While amyloid plaques have long been closely associated with mechanisms driving Alzheimer’s disease, visualizing how amyloid proteins assemble continues to prove difficult. The nanometer-sized amyloid fibrils are only a fraction of the size that the best light microscopes are able to resolve. New work repurposing one of the oldest known reagents for amyloid looks to help provide a clearer picture of how fibrils come together.
A team of researchers from Washington University in St. Louis, U.S.A., and University College London in the U.K., has demonstrated a novel approach for nanoscale imaging of amyloid structures without chemically altering them.
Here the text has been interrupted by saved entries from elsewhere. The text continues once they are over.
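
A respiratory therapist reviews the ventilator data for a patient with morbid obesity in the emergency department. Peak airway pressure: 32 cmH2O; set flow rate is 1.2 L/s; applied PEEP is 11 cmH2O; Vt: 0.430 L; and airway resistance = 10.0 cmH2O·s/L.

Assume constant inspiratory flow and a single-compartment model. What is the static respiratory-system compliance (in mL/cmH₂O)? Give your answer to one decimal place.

47.8

Equation of motion (constant flow): PIP = Vt/C + R·V̇ + PEEP.
Vt/C = PIP − R·V̇ − PEEP = 32 − 10.0×1.2 − 11 = 32 − 12.0 − 11 = 9.0 cmH2O.
C = Vt / 9.0 = 430 / 9.0 = 47.778 mL/cmH2O.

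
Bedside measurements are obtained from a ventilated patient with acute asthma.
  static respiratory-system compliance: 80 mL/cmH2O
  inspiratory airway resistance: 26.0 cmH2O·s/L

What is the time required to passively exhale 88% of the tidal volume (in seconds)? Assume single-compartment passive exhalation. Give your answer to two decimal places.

τ = R × C = 26.0 × 80 mL/cmH2O = 26.0 × 0.080 L/cmH2O = 2.08 s.
Exhaled fraction f = 1 − e^(−t/τ) → t = −τ·ln(1 − f) = −2.08·ln(0.12) = 4.41 s.

4.41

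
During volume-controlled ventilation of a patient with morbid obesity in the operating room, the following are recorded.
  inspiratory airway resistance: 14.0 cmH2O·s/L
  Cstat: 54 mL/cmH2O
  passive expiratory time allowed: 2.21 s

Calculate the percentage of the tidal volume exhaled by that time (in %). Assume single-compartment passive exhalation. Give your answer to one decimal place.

τ = R × C = 14.0 × 54 mL/cmH2O = 14.0 × 0.054 L/cmH2O = 0.756 s.
Passive exhalation: V(t)/V₀ = e^(−t/τ) = e^(−2.21/0.756) = 0.05376.
Fraction exhaled = 1 − 0.05376 = 0.9462 → 94.62%.

94.6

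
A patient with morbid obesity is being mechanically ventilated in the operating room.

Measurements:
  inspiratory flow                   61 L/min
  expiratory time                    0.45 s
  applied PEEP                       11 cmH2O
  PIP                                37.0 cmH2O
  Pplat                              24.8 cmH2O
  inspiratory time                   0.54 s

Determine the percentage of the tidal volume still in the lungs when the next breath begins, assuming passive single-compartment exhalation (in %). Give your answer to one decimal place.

39.0

Flow: 61 L/min ÷ 60 = 1.0167 L/s.
Vt = flow × Ti = 1.0167 L/s × 0.54 s × 1000 mL/L = 549.02 mL.
R = (PIP − Pplat)/V̇ = (37.0 − 24.8) / 1.0167 = 12.2/1.0167 = 12.0 cmH2O·s/L.
C = Vt/(Pplat − PEEP) = 549.02 / (24.8 − 11) = 549.02/13.8 = 39.784 mL/cmH2O.
τ = R × C = 12.0 × 0.03978 L/cmH2O = 0.4774 s.
Fraction remaining at end-expiration = e^(−Te/τ) = e^(−0.45/0.4774) = 0.3896 → 38.96%.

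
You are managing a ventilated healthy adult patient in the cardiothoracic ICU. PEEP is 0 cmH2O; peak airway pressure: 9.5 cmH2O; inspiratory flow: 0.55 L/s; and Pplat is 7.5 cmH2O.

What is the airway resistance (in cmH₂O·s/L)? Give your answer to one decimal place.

Raw = (PIP − Pplat) / flow = (9.5 − 7.5) / 0.55 = 2.0 / 0.55 = 3.636 cmH2O·s/L.

3.6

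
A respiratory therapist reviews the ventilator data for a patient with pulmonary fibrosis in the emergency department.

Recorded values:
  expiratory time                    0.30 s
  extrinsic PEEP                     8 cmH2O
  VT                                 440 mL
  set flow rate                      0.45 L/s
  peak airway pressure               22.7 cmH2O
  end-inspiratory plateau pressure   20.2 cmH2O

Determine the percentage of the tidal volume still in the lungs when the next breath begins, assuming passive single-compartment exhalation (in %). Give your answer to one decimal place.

22.4

R = (PIP − Pplat)/V̇ = (22.7 − 20.2) / 0.45 = 2.5/0.45 = 5.556 cmH2O·s/L.
C = Vt/(Pplat − PEEP) = 440.0 / (20.2 − 8) = 440.0/12.2 = 36.066 mL/cmH2O.
τ = R × C = 5.556 × 0.03607 L/cmH2O = 0.2004 s.
Fraction remaining at end-expiration = e^(−Te/τ) = e^(−0.30/0.2004) = 0.2238 → 22.38%.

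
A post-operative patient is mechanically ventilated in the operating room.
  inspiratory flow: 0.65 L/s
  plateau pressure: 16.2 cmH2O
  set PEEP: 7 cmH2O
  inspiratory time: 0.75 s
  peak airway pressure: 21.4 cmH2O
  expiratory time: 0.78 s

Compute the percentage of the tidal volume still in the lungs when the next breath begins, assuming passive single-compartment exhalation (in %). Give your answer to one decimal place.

15.9

Vt = flow × Ti = 0.65 L/s × 0.75 s × 1000 mL/L = 487.5 mL.
R = (PIP − Pplat)/V̇ = (21.4 − 16.2) / 0.65 = 5.2/0.65 = 8.0 cmH2O·s/L.
C = Vt/(Pplat − PEEP) = 487.5 / (16.2 − 7) = 487.5/9.2 = 52.989 mL/cmH2O.
τ = R × C = 8.0 × 0.05299 L/cmH2O = 0.4239 s.
Fraction remaining at end-expiration = e^(−Te/τ) = e^(−0.78/0.4239) = 0.1588 → 15.88%.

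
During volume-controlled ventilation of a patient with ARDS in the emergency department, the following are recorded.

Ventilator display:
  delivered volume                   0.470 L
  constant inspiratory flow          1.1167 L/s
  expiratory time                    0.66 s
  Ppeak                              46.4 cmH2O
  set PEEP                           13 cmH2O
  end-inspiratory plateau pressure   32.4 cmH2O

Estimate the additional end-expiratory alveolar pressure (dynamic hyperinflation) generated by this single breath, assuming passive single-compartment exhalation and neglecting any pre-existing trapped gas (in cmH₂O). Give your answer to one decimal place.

2.2

R = (PIP − Pplat)/V̇ = (46.4 − 32.4) / 1.1167 = 14.0/1.1167 = 12.537 cmH2O·s/L.
C = Vt/(Pplat − PEEP) = 470.0 / (32.4 − 13) = 470.0/19.4 = 24.227 mL/cmH2O.
τ = R × C = 12.537 × 0.02423 L/cmH2O = 0.3038 s.
Fraction remaining = e^(−Te/τ) = e^(−0.66/0.3038) = 0.1139; trapped volume = 470.0 × 0.1139 = 53.533 mL.
Additional alveolar pressure from trapping ≈ V_trapped / C = 53.533 / 24.227 = 2.21 cmH2O.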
Using Thioflavin T (ThT), a dye known for nearly a century to fluoresce when in contact with amyloid fibrils, the new method allows researchers to visualize proteins associated with amyloid plaques, called A?42 and A?40, more precisely than ever.
Kevin Spehar, a lead co-author from the team, will describe their work in an oral presentation, titled “Long-Term Super-Resolution Imaging of Amyloid Structures Using Transient Binding of Thioflavin T,” at the OSA Biophotonics Congress: Optics in the Life Sciences meeting in Tucson, Ariz., U.S.A., 14-17 April 2019.
In addition to producing images of amyloid aggregates with nanoscale resolution, the group’s technique lets researchers take snapshots of how fibrils build up and react to their environment. Testing their approach, the team was able to see directly for the first time an anti-amyloid drug at work.
“When it comes to amyloid, we use words like ‘monomer’ and ‘oligomer’ and ‘fibril,’ but those words only really describe what we’ve been able to see before,” said paper co-author Dr. Matthew Lew. “Those words are completely inadequate for precisely describing the complex, varying assemblies of these molecules.”
While attacking amyloid assembly methods stands out as a leading proposed therapy for Alzheimer’s disease, Dr. Jan Bieschke, another co-author of the paper, said that studying amyloid aggregates presents unique challenges for researchers.
Immunofluorescent techniques, which are employed in many other areas of biology and use antibodies to label biomolecules, fall short because they would disrupt amyloid’s tendency to aggregate, making it impossible to accurately study the mechanism that drives Alzheimer’s.
Cryoelectron microscopy offers superior resolution but can only provide a single, static snapshot of an amyloid sample.
“Imaging amyloid dynamics for extended times is crucial if we want to understand the way a drug affects amyloid aggregation or how it disassembles an amyloid fiber,” Bieschke said.
To tackle these issues, the team turned to the long-established fluorophore, ThT, which avoids modifying amyloid by not covalently binding to it in the first place. Instead, each ThT molecule fluoresces for about 15 milliseconds while in contact with amyloid.
The result, Lew said, is that ThT’s role in imaging shifts from a simple fluorophore to a molecular sensor for amyloid.
“This is literally using a one- to two-nanometer molecule as a sensor,” he said. “I think this concept has a lot of potential to be generalized for biomedical and chemical imaging applications.”
The imaging let the team watch how A?42 fibrils remodeled and dissolved with the introduction of epi-gallocatechin gallate, a model anti-aggregation drug Bieschke and colleagues discovered.
“Most fluorescence microscopy techniques, especially when aiming for nanometer resolution, require careful fine-tuning of reagents and conditions,” Bieschke said. “Our approach removed much of that complexity. At the same time, it can be combined with traditional antibody-based approaches for multiplexed imaging.”
Bieschke hopes to improve the technique to be able to see the way amyloid structures spread in Alzheimer’s and related diseases. Lew said he sees many future uses for using molecules like ThT as molecular sensors, ranging from research in Parkinson’s disease to diabetes to materials science.